With respect to employment agreements for an indefinite period, the option may be created to include a probationary period of five months. At present there is a maximum probationary period of two months.


Employees working for an organisation on a ‘payrolling’ basis (the Dutch term for the practice of outsourcing staffing and associated administrative responsibilities) will become entitled to the same employment conditions as employees employed by that organisation (bar the pension scheme and entitlements). This has not in so many words been included in the present legislation but is generally in case law presumed to be the case.

On-call employees

The government wishes to dispense with obligatory permanent availability for employees with an on-call contract. It has been stipulated in the WAB that on-call employees need to be called on by the employer at least four days ahead of time. On-call employees also retain their entitlement to salary if the employer does not require them after all.

Unemployment benefit premiums 

The ceiling for unemployment benefit premiums for employers currently depends on the branch in which the employer operates. The WAB proposes reducing employers’ premiums relating to unemployment for employees on indefinite contracts. An employer hiring a large number of temporary employees will therefore pay a higher amount towards unemployment benefit premiums. The government hopes that this will create an incentive for employers to more readily offer employees indefinite contracts.

The intended entry into force date is 1 January 2020. In 2019, the legislative proposal will develop and we expect to get more clarity on the final amendments that will take place.

2. Modernisation of working practices

Over the past few years, both employers and employees have been exploring modern forms of work. This remains a very topical issue in 2019.

In this respect, we expect the discussion regarding the legal status of self-employed workers, contractors, and other workers such as platform workers to continue. To what extent should they be qualified as an employee, with all that this legally implies?
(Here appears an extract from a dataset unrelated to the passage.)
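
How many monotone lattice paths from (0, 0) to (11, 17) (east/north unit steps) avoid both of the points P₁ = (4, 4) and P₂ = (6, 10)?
Number of paths = 11257764

Inclusion–exclusion. Total paths: C(28, 11) = 21474180. Through P₁: C(8, 4)·C(20, 7) = 5426400. Through P₂: C(16, 6)·C(12, 5) = 6342336. Since P₁ is strictly southwest of P₂, a monotone path through both must visit P₁ then P₂; paths through both = C(8, 4)·C(8, 2)·C(12, 5) = 1552320. Avoid both = 21474180 − 5426400 − 6342336 + 1552320 = 11257764.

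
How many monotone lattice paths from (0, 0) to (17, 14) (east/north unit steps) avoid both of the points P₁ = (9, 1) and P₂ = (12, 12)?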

Should the government or the workers themselves design some kind of special social security safety net for these types of workers, and what should that look like?
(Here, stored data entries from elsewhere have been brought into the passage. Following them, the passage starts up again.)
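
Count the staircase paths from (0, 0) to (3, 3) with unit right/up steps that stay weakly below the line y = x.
C_3 = 5

These NE paths below the diagonal are counted by the Catalan number C_n = (1/(n + 1)) · C(2n, n). For n = 3: C_3 = (1/4) · C(6, 3) = 20/4 = 5.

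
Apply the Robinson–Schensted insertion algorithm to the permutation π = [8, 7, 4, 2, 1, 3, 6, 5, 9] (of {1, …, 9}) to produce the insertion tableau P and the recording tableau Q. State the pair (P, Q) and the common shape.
P = [1, 3, 5, 9] / [2, 6] / [4] / [7] / [8];  Q = [1, 6, 7, 9] / [2, 8] / [3] / [4] / [5];  common shape = (4, 2, 1, 1, 1)

Row-insert the values π_1, π_2, … into P one at a time, bumping the leftmost entry strictly greater than the inserted value down to the next row. The recording tableau Q records, in position (i, j), the step at which that cell was added to P.
  Insert 8 (step 1): P = [8];  Q = [1]
  Insert 7 (step 2): P = [7] / [8];  Q = [1] / [2]
  Insert 4 (step 3): P = [4] / [7] / [8];  Q = [1] / [2] / [3]
  Insert 2 (step 4): P = [2] / [4] / [7] / [8];  Q = [1] / [2] / [3] / [4]
  Insert 1 (step 5): P = [1] / [2] / [4] / [7] / [8];  Q = [1] / [2] / [3] / [4] / [5]
  Insert 3 (step 6): P = [1, 3] / [2] / [4] / [7] / [8];  Q = [1, 6] / [2] / [3] / [4] / [5]
  Insert 6 (step 7): P = [1, 3, 6] / [2] / [4] / [7] / [8];  Q = [1, 6, 7] / [2] / [3] / [4] / [5]
  Insert 5 (step 8): P = [1, 3, 5] / [2, 6] / [4] / [7] / [8];  Q = [1, 6, 7] / [2, 8] / [3] / [4] / [5]
  Insert 9 (step 9): P = [1, 3, 5, 9] / [2, 6] / [4] / [7] / [8];  Q = [1, 6, 7, 9] / [2, 8] / [3] / [4] / [5]
Final shape: (4, 2, 1, 1, 1).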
Furthermore, we also expect that working from home will increase, not only because workplaces are overcrowded, but also because employees value a more flexible form of work. This also manifests itself in public focus on work-life balance and the right to be unreachable outside of working hours.

3. Diversity and inclusion

There is a lot of public and governmental attention on discrimination in the labour market. In June 2018, the Ministry of Social Affairs presented the Labour Market Discrimination Action Plan 2018-2021. With this action plan, the government aims to reduce labour market discrimination by raising awareness, improving control and enforcement, doing research and developing instruments, methods and practical guideline measures for employers. There is a specific focus on reducing discrimination in selection and recruitment, pregnancy-related discrimination and discrimination against employees with a migrant background.

Furthermore, the government envisages reducing the gender pay gap. Currently, a legislative proposal for an Equal Payment (Men and Women) Act is pending. We expect that this act (or a modified version of it) will come into force within the next few years. The proposal contains a provision pursuant to which larger companies (companies that are required to publish an annual report) will be obliged to report on differences in pay between men and women, covering all aspects of remuneration, in the annual report. Furthermore, companies will be obliged to inform the works council at least once a year about differences in pay between men and women in similar positions.